On Joye Street lives Pat and her husband John. They assume we will stop and visit when we go by. Once Pat was too tired to get out of bed. She said, "I was in bed. I heard Sassy. I said hello Sassy. Have a nice day Sassy. But I could not get up."

There are other neighbors, too. One stopped us at Cracker Barrel and said, "You own Sassy. We see you walk by every day."

Monday, August 21, 2017

Sassy Updates

Sassy is doing well. She just had a good vet's appointment, where she proved to be very healthy. They are a little afraid of her, because she can make some very quick snapping motions, but she never bites. Sassy is so kindly that she cannot hold her fierce look long - it turns into a smile.

Everyone notices that smile. Sassy does have a habit of barking too loudly when excited about meeting someone. She even thinks that barking in the face of a cat is a warm and friendly gesture. Those who know her realize that all they have to do is say, "Come here, Sassy!" and she is all wiggles and happiness.

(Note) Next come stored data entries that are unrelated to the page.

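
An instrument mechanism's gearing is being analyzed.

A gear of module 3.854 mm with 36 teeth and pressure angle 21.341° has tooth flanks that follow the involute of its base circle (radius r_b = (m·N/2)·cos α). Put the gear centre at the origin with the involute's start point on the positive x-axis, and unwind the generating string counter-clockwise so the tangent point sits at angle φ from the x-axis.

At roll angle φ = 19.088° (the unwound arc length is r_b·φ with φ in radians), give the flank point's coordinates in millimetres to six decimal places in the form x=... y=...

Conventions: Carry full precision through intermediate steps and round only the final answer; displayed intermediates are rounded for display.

x=68.102107 y=0.787588

single-mesh involute tooth geometry (36T wheel at module 3.854)
pitch radius r_p = m·N/2 = 3.854·36/2 = 69.372000
base radius r_b = r_p·cos α = 69.372000·cos 21.341° = 64.615235
roll angle φ = 19.088° = 0.33314845 rad
x = r_b·(cos φ + φ·sin φ) = 68.102107
y = r_b·(sin φ − φ·cos φ) = 0.787588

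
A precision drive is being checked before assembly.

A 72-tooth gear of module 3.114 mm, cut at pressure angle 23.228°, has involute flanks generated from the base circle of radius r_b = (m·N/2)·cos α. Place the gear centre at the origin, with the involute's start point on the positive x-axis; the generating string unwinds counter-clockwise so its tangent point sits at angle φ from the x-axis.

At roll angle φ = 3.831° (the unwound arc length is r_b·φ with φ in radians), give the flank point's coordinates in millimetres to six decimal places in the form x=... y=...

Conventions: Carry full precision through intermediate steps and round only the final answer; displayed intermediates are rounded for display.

single-mesh involute tooth geometry (72T wheel at module 3.114)
pitch radius r_p = m·N/2 = 3.114·72/2 = 112.104000
base radius r_b = r_p·cos α = 112.104000·cos 23.228° = 103.017154
roll angle φ = 3.831° = 0.06686356 rad
x = r_b·(cos φ + φ·sin φ) = 103.247178
y = r_b·(sin φ − φ·cos φ) = 0.010260

x=103.247178 y=0.010260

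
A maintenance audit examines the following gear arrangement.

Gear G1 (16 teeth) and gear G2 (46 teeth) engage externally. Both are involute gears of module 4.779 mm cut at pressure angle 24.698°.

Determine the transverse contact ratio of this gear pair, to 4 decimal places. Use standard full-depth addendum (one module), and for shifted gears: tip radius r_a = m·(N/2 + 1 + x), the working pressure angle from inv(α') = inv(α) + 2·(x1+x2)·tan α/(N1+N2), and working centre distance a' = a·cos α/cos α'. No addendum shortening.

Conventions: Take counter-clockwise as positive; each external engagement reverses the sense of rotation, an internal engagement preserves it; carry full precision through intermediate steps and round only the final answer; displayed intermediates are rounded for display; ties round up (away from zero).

1.4575

class = single-mesh tooth geometry [involute pair 16T × 46T, m = 4.779]
base radii: r_b1 = 34.734642, r_b2 = 99.862097
tip radii: r_a1 = 43.011000, r_a2 = 114.696000
no profile shift: α' = α, a' = a
action lengths: √(r_a1²−r_b1²) = 25.366331, √(r_a2²−r_b2²) = 56.415726
base pitch p_b = π·m·cos α = 13.640262
CR = (25.366331 + 56.415726 − 148.149000·sin 24.69800°)/13.640262 = 1.457462
contact ratio ≈ 1.4575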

Her latest entertainment is to howl during new songs about her. She gets buggy eyed when I start to sing - not from pain, I hope - and howls for the chorus, with her muzzle in the air.

Sassy has a regular routine, which she expects to be followed:

  1. A sunrise morning walk and an afternoon walk. No excuses, except rain.
  2. Two meals a day, plus tidbits here and there.
  3. Night-time begins with a dab of ice-cream, which we call Frosty Paws, a cheap ice milk sold under that name for pets. She gets very little, but she expects it and makes a lot of noise until it is delivered with great fanfare.
  4. A treat has to follow the Frosty Paws. Normally it is a training bit of food or a little bacon flavored wafer. We though Frosty Paws would substitute for the treat, but she insists on both.
  5. She always has a lovey time before going to sleep. Sometimes she growls and demands it. At other times she comes forward on the bed and gives each of us a big hug. She smiles while we pet her and tell her what a good dog she has been.
  6. No animal videos are allowed on the computer, especially dog videos. No matter what I do, she spots them and barks them away. She tolerates graphics but growls at ones that do not please her.

 Sassy took Chris to an estate sale a block away.
That was Chris' first walk after her surgery.

Sassy attended the 50th Moline High Reunion, Class of 1966,
visiting with Toby, Guy, and the Country Style crowd.